Например, сегодня утром я сказала Лорне, что надену в школу новую серую рубашку, серые брюки и черный свитер с капюшоном. Но серой рубашки нигде не было. Наконец ее нашли на дне корзины с грязной одеждой. Почему она там оказалась? Выяснилось, Ариэль надевала ее вчера вечером, когда пошла есть пиццу со своей новой подругой Джен. И пролила на себя томатный соус.

Честно говоря, я надеялась, что мне станет легче с ней в школе, ведь мы не будем постоянно сидеть вместе в четырех стенах.

Эмма меня не понимает. Ей очень хотелось бы иметь младшую сестренку. Это, наверное, потому, что у нее два старших брата, которые пытаются командовать, а ей не нравится. У меня же не получается командовать Ариэль. Мне либо приходится нянчиться с ней, либо она все делает по-своему, игнорируя меня.

Обо всем этом я раздумывала, дожидаясь, пока Ариэль соберется, чтобы идти в школу. Она вбежала в кухню и торопливо запихнула себе в рот целый блин.

— Ты невыносима! Мы опаздываем! Пошли! — прикрикнула на нее я.

— Ну опоздаем на минуту. Ну и что! — ответила она, каким-то образом умудряясь говорить с набитым ртом.
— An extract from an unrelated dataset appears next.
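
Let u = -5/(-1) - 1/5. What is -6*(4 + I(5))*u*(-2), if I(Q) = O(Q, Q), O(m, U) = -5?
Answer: -288/5 ≈ -57.600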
— Ну и что?! — возмутилась я. — Нам нельзя опаздывать!

Она одним глотком выпила большой стакан свежевыжатого лимонного сока — без сахара! — даже не поморщившись, и крикнула:

— Готова!

Меня передернуло. Я не могу смотреть, как она пьет его каждое утро. Однажды Лорна готовила лимонный сок, она его выпила прежде, чем туда добавили сахар. Ариэль заявила, что вкус потрясающий, и теперь это ее любимый напиток.

— Мама, мы готовы! — крикнула я.

— Где твой рюкзак? — спросила она Ариэль, входя в кухню.

— Вот он, — ответила Лорна.

Каждое утро одно и то же. Ариэль забывает про рюкзак, и за него отвечает Лорна.

— Так что произошло с моей серой рубашкой? — многозначительно спросила я, когда мы выходили из дома.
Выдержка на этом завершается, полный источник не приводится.